L'antiquité surtout, la Mythologie, qui est beaucoup plus vraie qu'on ne le pense, regorgent d'abominations. Les types les plus repoussants, peints ou imprimés, se trouvent dans les bibliothèques et dans les musées; il n'y a point de critiques qui s'en effarouchent. Que les réalistes jouissent de la même liberté! Si les gens en paletot qui passent devant nos yeux ne sont pas beaux, tant pis! Ce n'est pas une raison pour mettre une redingote à Narcisse ou à Apollon. Je réclame le droit qu'ont les miroirs, pour la peinture comme pour la littérature. Les aventures d'à-présent ne sont pas moins étonnantes, réjouissantes et invraisemblables que celles des temps passés. Il y a même beaucoup de bourgeois dont l'existence n'excitera pas moins la curiosité, dans quelques siècles, que celles de Mercure et de Jupin. Les figures que nous rencontrons sont aussi grotesques que bien des têtes conservées par l'art grec, et la bourse de Paris ressemble au Parthénon.

Tout cela devrait engager les amateurs, membres de l'Institut et conservateurs, à sortir un instant de Claros et de Trézène, à descendre de l'Olympe et du Double-Mont, où les confine depuis si longtemps l'amour du beau.

D'autres s'obstinent non moins utilement à se promener dans les longues allées des parcs de Vatteau. Les marronniers de ces messieurs sont encore en fleurs au mois de novembre; il y a toujours des frou-frou de soie dans les bosquets—pommadés,—et les fleurs sentent la vanille et le patchouli; l'eau qui s'élance au-dessus des massifs ne cesse pas d'être irrisée dans un air couleur d'arc-en-ciel.

Quant aux romantiques, depuis qu'ils n'ont plus à exterminer la famille des Atrides, leurs moustaches d'hidalgo ressemblent absolument à celles des vieux de la vieille. Les plumes de leurs feutres, les rubans de leurs pourpoints ont déteint.

C'est en vain qu'ils prennent les volets de Paris pour les jalousies de Séville et qu'ils fredonnent d'une voix chevrotante l'air de l'Andalouse, pas un soupir ne filtre à travers les persiennes derrière lesquelles ne se fait entendre nul frôlement de robe effarouchée surprise par quelque fantôme de Bartholo. La rue de Rivoli, semblable à une flamberge, a traversé de part en part le vieux Paris. C'était là seulement que les romantiques pouvaient rêver au moyen âge! Il ne leur reste plus que leurs dagues, vieilles ferrailles dont le cliquetis ne se fait entendre que dans les feuilletons de Dartagnan; mais le journal [2] de ce héros lui-même est désert comme un estaminet où l'on a changé la qualité du gloria!

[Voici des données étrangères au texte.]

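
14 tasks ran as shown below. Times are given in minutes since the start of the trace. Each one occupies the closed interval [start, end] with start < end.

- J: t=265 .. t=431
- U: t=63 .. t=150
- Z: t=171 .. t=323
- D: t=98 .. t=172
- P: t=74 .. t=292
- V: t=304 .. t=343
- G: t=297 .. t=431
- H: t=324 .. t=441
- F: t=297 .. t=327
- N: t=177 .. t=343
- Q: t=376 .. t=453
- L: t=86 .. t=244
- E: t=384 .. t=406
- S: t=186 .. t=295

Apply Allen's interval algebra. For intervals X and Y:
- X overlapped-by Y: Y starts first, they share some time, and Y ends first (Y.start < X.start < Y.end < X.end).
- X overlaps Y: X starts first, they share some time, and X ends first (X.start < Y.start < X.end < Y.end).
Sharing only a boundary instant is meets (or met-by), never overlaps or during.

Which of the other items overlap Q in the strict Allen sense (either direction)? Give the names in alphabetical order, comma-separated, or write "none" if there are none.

Target Q = [t=376, t=453].
D [t=98, t=172] → before → no.
E [t=384, t=406] → during → no.
F [t=297, t=327] → before → no.
G [t=297, t=431] → overlaps → yes.
H [t=324, t=441] → overlaps → yes.
J [t=265, t=431] → overlaps → yes.
L [t=86, t=244] → before → no.
N [t=177, t=343] → before → no.
P [t=74, t=292] → before → no.
S [t=186, t=295] → before → no.
U [t=63, t=150] → before → no.
V [t=304, t=343] → before → no.
Z [t=171, t=323] → before → no.
Result: G, H, J.

G, H, J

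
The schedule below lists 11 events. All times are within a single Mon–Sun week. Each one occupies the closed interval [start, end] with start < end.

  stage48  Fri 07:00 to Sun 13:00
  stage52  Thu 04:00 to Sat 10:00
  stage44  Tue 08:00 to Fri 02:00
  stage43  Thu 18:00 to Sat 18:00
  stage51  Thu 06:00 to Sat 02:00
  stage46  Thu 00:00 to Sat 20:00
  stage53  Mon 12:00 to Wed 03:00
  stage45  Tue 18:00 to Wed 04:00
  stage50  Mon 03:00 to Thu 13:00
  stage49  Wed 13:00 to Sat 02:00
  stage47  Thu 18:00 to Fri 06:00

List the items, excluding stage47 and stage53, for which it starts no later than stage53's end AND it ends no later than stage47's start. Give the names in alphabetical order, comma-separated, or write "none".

stage45, stage50

Conditions: its start is no later than stage53's end (X.start <= Wed 03:00) AND its end is no later than stage47's start (X.end <= Thu 18:00).
stage43: start Thu 18:00 <= Wed 03:00? ✗; end Sat 18:00 <= Thu 18:00? ✗ → no.
stage44: start Tue 08:00 <= Wed 03:00? ✓; end Fri 02:00 <= Thu 18:00? ✗ → no.
stage45: start Tue 18:00 <= Wed 03:00? ✓; end Wed 04:00 <= Thu 18:00? ✓ → yes.
stage46: start Thu 00:00 <= Wed 03:00? ✗; end Sat 20:00 <= Thu 18:00? ✗ → no.
stage48: start Fri 07:00 <= Wed 03:00? ✗; end Sun 13:00 <= Thu 18:00? ✗ → no.
stage49: start Wed 13:00 <= Wed 03:00? ✗; end Sat 02:00 <= Thu 18:00? ✗ → no.
stage50: start Mon 03:00 <= Wed 03:00? ✓; end Thu 13:00 <= Thu 18:00? ✓ → yes.
stage51: start Thu 06:00 <= Wed 03:00? ✗; end Sat 02:00 <= Thu 18:00? ✗ → no.
stage52: start Thu 04:00 <= Wed 03:00? ✗; end Sat 10:00 <= Thu 18:00? ✗ → no.
Result: stage45, stage50.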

Quelques jeunes enthousiastes essayent bien encore de courir les aventures; hélas! les sergents de ville eux-mêmes n'y prennent pas garde. Des gamins de Paris hurlent aux chausses des derniers romantiques. Mais bientôt ces galopins gouailleurs sont essoufflés.

Ils ont alors besoin, pour se mettre à l'abri de l'ironie et pour ne pas encourir la peine du talion, de produire des œuvres. L'exegi monumentum leur semble être leur loi: ils s'y soumettent et attrapent au vol leurs souvenirs comme des mouches. Alors ils vont voyager dans la plaine Saint-Denis et dans le bois de Boulogne. L'aspect de la nature les émeut; ils versent de douces larmes qui font pousser de grands chênes et des tilleuls pleins de chants d'oiseaux.

Sous les feuillages ils aiment des figurantes amoureuses et des couturières dévouées qui leur font de la tisane avec la fleur de ces mêmes tilleuls. Quand vient l'hiver, ils ne peuvent plus s'embrasser sous les feuilles, car celles qui leur restent sont des feuilles de papier et il faut écrire dessus. Alors, semblables en cela aux rossignols, ils ne peuvent plus chanter.

Le grattement perpétuel qu'ils opèrent sur leur front en fait sortir, non pas Minerve, mais des myriades de danseurs qui renoncent au beau monde pour se livrer à la littérature. Ces nouveaux venus ont toujours l'air de polker; la plupart d'entre eux sont riches et ce qu'on appelle de bons partis.

Ils cultivent les lettres en dépit d'abord de leurs mères, qui bientôt ne peuvent résister à leur gloire en style coulant et facile; alors ils mettent les deux pieds dans les feuilles publiques, et les bellâtres deviennent de petits pédants.